Students seeking to further their education at the graduate level have a new challenge awaiting them – a more difficult Graduate Record Examination.
Beginning in August, students taking the GRE, the test required by most graduate programs, will encounter a test with a more focused essay prompt, making it harder to provide prepared answers, and less time to write it, according to GRE preparatory group Kaplan Test Prep’s website.
Andrew Mitchell, director of pre-business programs at Kaplan, Inc., a prominent test preparation corporation, said the main motivation behind the Educations Testing Service’s revisions to the test is to more accurately gauge a student’s potential for success in graduate school programs.
“ETS has said that there will be more data-style interpretation questions,” Mitchell said. “So what you get now is more working with data, less about computation, more about evaluating data. And this is more common in graduate work.”
The test will also be scored differently, as it will now be scored from 130-170 in one-point increments, in contrast to the test’s current grading scale, 200-800 with 10-point increments, the website said.
Elizabeth Aversa, professor and director of the School of Library and Information Sciences, said a student’s score on the examination is not an element that totally excludes an applicant unless the score is truly terrible.
“If all other parts of the application are good—undergraduate and previous graduate GPA, statement of purpose, professional and academic references—we may ask the applicant to retest and to reapply to the Masters program of choice,” Aversa said.
Alex Welch, a former UA student, said he now regrets having put off attending graduate school so he could travel after receiving his bachelor’s degree.

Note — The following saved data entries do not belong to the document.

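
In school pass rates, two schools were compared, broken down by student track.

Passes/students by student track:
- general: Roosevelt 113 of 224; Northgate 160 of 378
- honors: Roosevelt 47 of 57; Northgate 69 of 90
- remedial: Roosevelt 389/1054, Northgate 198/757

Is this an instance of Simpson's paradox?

General: Roosevelt 113/224 = 50.4%, Northgate 160/378 = 42.3% → Roosevelt
Honors: Roosevelt 47/57 = 82.5%, Northgate 69/90 = 76.7% → Roosevelt
Remedial: Roosevelt 389/1054 = 36.9%, Northgate 198/757 = 26.2% → Roosevelt
Overall: Roosevelt 549/1335 = 41.1%, Northgate 427/1225 = 34.9% → Roosevelt
Roosevelt wins overall and in every student group — no reversal.

No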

“If I would have known that test makers would be making the test more focused and harder to prepare for, I would have applied back when I graduated,” Welch said. “I’ve read about all the changes and am having a hard time understanding why they changed it in the first place. I guess we’ll see how it goes, but I’m not too confident.”
In addition to the new scoring system, the GRE will also become an hour longer, as students will now have four hours to complete the test. Also, applicants who are interested in retaking the test now have to wait 60 days before doing so, a change from the current policy of taking the test once every month, according to Kaplan’s website.
A final change, Kaplan’s website reports, is that the new GRE will allow test takers to skip around freely and go back and change their answers, as well as use an on-screen calculator to assist with the math portions of the test.
Lisa Lindquist Dorr, associate professor and director of graduate studies in the department of history, said what she would like to emphasize is that the GRE score of a graduate applicant is merely one small part of a graduate application.
“While it offers a quick and dirty way to differentiate among students from a wide variety of institutions, it otherwise doesn’t tell us a whole lot about an applicant’s abilities,” Dorr said.
Educational Testing Service, the group that gives the test, reported that more than 700,000 students seeking admission to graduate schools across the country took the GRE last year, a 5 percent increase from the year before.
“I have read that some people think that the changes will make the GRE easier for us when we take it, and, although I don’t see that happening, I’m interested to see how the first groups that take the test do,” Welch said. “I’m not going to register for another few months. I don’t want to be the guinea pig group that goes it and takes the first edition of the new GRE. I’m sure something will go wrong and they’ll need to make more adjustments.”